Dr. Pierson's Response: 
I typically refer people to the provider list for their state -- here is MI from the MI Branch of the International Dyslexia Assoc. (I am this year's president.) Not everyone on this list diagnoses, though, so you need to check.

Given what you said about your grandson's speech challenges and slow processing, it will be very important to have someone who understands spoken language assess his comprehension and use of oral language. I say that because, as a speech and language pathologist, through my initial training (BS and MS), I find that many times this is missed with these kids. A language impairment coupled with a reading impairment is a different diagnosis than dyslexia. Here's a piece I wrote on that subject.

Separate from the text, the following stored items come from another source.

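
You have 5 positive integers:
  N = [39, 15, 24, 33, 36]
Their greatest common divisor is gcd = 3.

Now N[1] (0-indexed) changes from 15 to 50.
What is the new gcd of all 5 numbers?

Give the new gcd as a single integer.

Numbers: [39, 15, 24, 33, 36], gcd = 3
Change: index 1, 15 -> 50
gcd of the OTHER numbers (without index 1): gcd([39, 24, 33, 36]) = 3
New gcd = gcd(g_others, new_val) = gcd(3, 50) = 1

Answer: 1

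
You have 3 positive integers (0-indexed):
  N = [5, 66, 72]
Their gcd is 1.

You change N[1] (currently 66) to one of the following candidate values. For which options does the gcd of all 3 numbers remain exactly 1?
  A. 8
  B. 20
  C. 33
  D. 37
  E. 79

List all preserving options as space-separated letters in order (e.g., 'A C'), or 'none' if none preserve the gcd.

Answer: A B C D E

Derivation:
Old gcd = 1; gcd of others (without N[1]) = 1
New gcd for candidate v: gcd(1, v). Preserves old gcd iff gcd(1, v) = 1.
  Option A: v=8, gcd(1,8)=1 -> preserves
  Option B: v=20, gcd(1,20)=1 -> preserves
  Option C: v=33, gcd(1,33)=1 -> preserves
  Option D: v=37, gcd(1,37)=1 -> preserves
  Option E: v=79, gcd(1,79)=1 -> preserves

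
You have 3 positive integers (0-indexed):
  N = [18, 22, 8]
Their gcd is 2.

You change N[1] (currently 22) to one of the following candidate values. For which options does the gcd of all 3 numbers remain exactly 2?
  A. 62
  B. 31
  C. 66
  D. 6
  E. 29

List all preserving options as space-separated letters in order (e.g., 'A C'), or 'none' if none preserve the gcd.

Answer: A C D

Derivation:
Old gcd = 2; gcd of others (without N[1]) = 2
New gcd for candidate v: gcd(2, v). Preserves old gcd iff gcd(2, v) = 2.
  Option A: v=62, gcd(2,62)=2 -> preserves
  Option B: v=31, gcd(2,31)=1 -> changes
  Option C: v=66, gcd(2,66)=2 -> preserves
  Option D: v=6, gcd(2,6)=2 -> preserves
  Option E: v=29, gcd(2,29)=1 -> changes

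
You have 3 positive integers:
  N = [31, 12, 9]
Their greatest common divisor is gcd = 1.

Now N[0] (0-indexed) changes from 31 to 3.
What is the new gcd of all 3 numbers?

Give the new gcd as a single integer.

Answer: 3

Derivation:
Numbers: [31, 12, 9], gcd = 1
Change: index 0, 31 -> 3
gcd of the OTHER numbers (without index 0): gcd([12, 9]) = 3
New gcd = gcd(g_others, new_val) = gcd(3, 3) = 3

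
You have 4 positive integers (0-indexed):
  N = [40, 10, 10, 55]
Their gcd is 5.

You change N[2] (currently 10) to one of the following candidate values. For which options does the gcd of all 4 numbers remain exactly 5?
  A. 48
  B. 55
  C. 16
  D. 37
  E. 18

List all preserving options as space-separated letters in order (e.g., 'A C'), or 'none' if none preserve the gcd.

Answer: B

Derivation:
Old gcd = 5; gcd of others (without N[2]) = 5
New gcd for candidate v: gcd(5, v). Preserves old gcd iff gcd(5, v) = 5.
  Option A: v=48, gcd(5,48)=1 -> changes
  Option B: v=55, gcd(5,55)=5 -> preserves
  Option C: v=16, gcd(5,16)=1 -> changes
  Option D: v=37, gcd(5,37)=1 -> changes
  Option E: v=18, gcd(5,18)=1 -> changes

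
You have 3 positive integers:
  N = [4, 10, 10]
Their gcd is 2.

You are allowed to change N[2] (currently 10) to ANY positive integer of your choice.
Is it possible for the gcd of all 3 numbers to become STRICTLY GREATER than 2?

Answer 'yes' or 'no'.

Current gcd = 2
gcd of all OTHER numbers (without N[2]=10): gcd([4, 10]) = 2
The new gcd after any change is gcd(2, new_value).
This can be at most 2.
Since 2 = old gcd 2, the gcd can only stay the same or decrease.

Answer: no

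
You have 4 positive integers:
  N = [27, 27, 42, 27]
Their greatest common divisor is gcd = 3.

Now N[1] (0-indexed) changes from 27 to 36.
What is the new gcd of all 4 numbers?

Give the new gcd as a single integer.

Numbers: [27, 27, 42, 27], gcd = 3
Change: index 1, 27 -> 36
gcd of the OTHER numbers (without index 1): gcd([27, 42, 27]) = 3
New gcd = gcd(g_others, new_val) = gcd(3, 36) = 3

Answer: 3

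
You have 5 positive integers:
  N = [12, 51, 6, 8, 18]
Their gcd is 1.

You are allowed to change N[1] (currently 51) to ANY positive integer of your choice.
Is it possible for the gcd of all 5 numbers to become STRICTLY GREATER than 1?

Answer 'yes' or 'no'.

Current gcd = 1
gcd of all OTHER numbers (without N[1]=51): gcd([12, 6, 8, 18]) = 2
The new gcd after any change is gcd(2, new_value).
This can be at most 2.
Since 2 > old gcd 1, the gcd CAN increase (e.g., set N[1] = 2).

Answer: yes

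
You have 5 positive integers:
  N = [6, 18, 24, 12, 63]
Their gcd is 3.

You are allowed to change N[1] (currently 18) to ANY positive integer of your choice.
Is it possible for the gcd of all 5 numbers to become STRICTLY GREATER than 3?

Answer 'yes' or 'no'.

Answer: no

Derivation:
Current gcd = 3
gcd of all OTHER numbers (without N[1]=18): gcd([6, 24, 12, 63]) = 3
The new gcd after any change is gcd(3, new_value).
This can be at most 3.
Since 3 = old gcd 3, the gcd can only stay the same or decrease.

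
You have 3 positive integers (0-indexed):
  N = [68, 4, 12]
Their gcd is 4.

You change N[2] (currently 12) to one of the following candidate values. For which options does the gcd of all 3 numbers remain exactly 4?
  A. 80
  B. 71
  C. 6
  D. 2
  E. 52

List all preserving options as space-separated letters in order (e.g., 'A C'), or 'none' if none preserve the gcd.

Answer: A E

Derivation:
Old gcd = 4; gcd of others (without N[2]) = 4
New gcd for candidate v: gcd(4, v). Preserves old gcd iff gcd(4, v) = 4.
  Option A: v=80, gcd(4,80)=4 -> preserves
  Option B: v=71, gcd(4,71)=1 -> changes
  Option C: v=6, gcd(4,6)=2 -> changes
  Option D: v=2, gcd(4,2)=2 -> changes
  Option E: v=52, gcd(4,52)=4 -> preserves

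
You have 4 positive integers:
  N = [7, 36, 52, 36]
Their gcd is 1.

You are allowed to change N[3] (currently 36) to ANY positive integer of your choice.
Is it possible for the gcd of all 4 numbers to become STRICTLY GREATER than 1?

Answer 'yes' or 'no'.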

Many times I find that this important spoken language piece is overlooked. Spoken language skills undergird learning to read, spell, and write -- and so if they are not addressed in therapy, we are missing the boat, so to speak. We can work on reading all we want, but if we don't target those underlying skills, progress will be limited. When making the diagnosis of dyslexia, we are looking for skills in spoken language comprehension that fall within the average range and reading and spelling skills that are not commensurate with oral comprehension.

Relative to Title One services -- those services are designed for students who are behind in reading, but not necessarily disordered. This would include kids who have not had the same exposure to text as others, but who have the underlying skills (e.g., the ability to perceive sounds in words, or phonemic awareness) versus kids who process sounds differently than the typical (i.e., "normal") reader and who need intervention in those areas in order to learn to read, spell, and write..

I hope this points you in the right direction. Don't hesitate to ask if I can be of further help.